Images and question below
My question is about part b)

This is the solution

I understood the whole of the solution until the last 2 lines where it talked about the discriminant not being a square. Why would that mean there are no values of n that satisfy blah blah blah(the question)? Is it because the discriminant not being a square would give a decimal (not an integer), hence proving there are no values of n that…(blah blah blah)? But hypothetically even if we had a square number, say 16, that would still give decimal values of n. So why/how does the discriminant not being a square prove the question?
Original post by Sha.xo527
My question is about part b)

This is the solution

I understood the whole of the solution until the last 2 lines where it talked about the discriminant not being a square. Why would that mean there are no values of n that satisfy blah blah blah(the question)? Is it because the discriminant not being a square would give a decimal (not an integer), hence proving there are no values of n that…(blah blah blah)? But hypothetically even if we had a square number, say 16, that would still give decimal values of n. So why/how does the discriminant not being a square prove the question?

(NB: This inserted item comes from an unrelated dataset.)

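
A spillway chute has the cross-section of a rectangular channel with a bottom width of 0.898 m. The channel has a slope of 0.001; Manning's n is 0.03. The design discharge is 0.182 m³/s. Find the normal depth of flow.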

Why not just try it yourself, so what is n using the usual quadratic formula?
If the discriminant is not a square, what does it tell you?
What are the necessary conditions for n to be an integer using the quadratic formula?
(edited 7 months ago)
Original post by mqb2766
Why not just try it yourself, so what is n using the usual quadratic formula?
If the discriminant is not a square, what does it tell you?
What are the necessary conditions for n to be an integer using the quadratic formula?

Just found this after looking at your profile, I appreciate your help. So the necessary conditions for n to be an integer would be 1) square discriminant and 2) the values of the square root of the discriminant, when added or substrates to negative b divided by 2a, must also be rational numbers
(edited 7 months ago)
Original post by Sha.xo527
Just found this after looking at your profile, I appreciate your help. So the necessary conditions for n to be an integer would be 1) square discriminant and 2) the values of the square root of the discriminant, when added or substrates to negative b divided by 2a, must also be rational numbers

Sort of, but to be clear for 2) that
-b +/-sqrt(discriminant)
must be divisble by 2a, so the result is a positive integer/natural number. Itll always be rational when discriminant is square (irrespective of whether its divisble or not), but youre interested in positive integer values, so it must be divisble by 2a. If discriminat is not square, the result is always a surd (integer coefficients). So the test in the model solution is good for this question as it shows n is a surd.

Its good to post your working, rather than just the model solutions. For stuff like this, youre probably expected to do the reasoning yourself rather than simply learn lots of rules, so learning how to make the necessary arguments is part of such questions.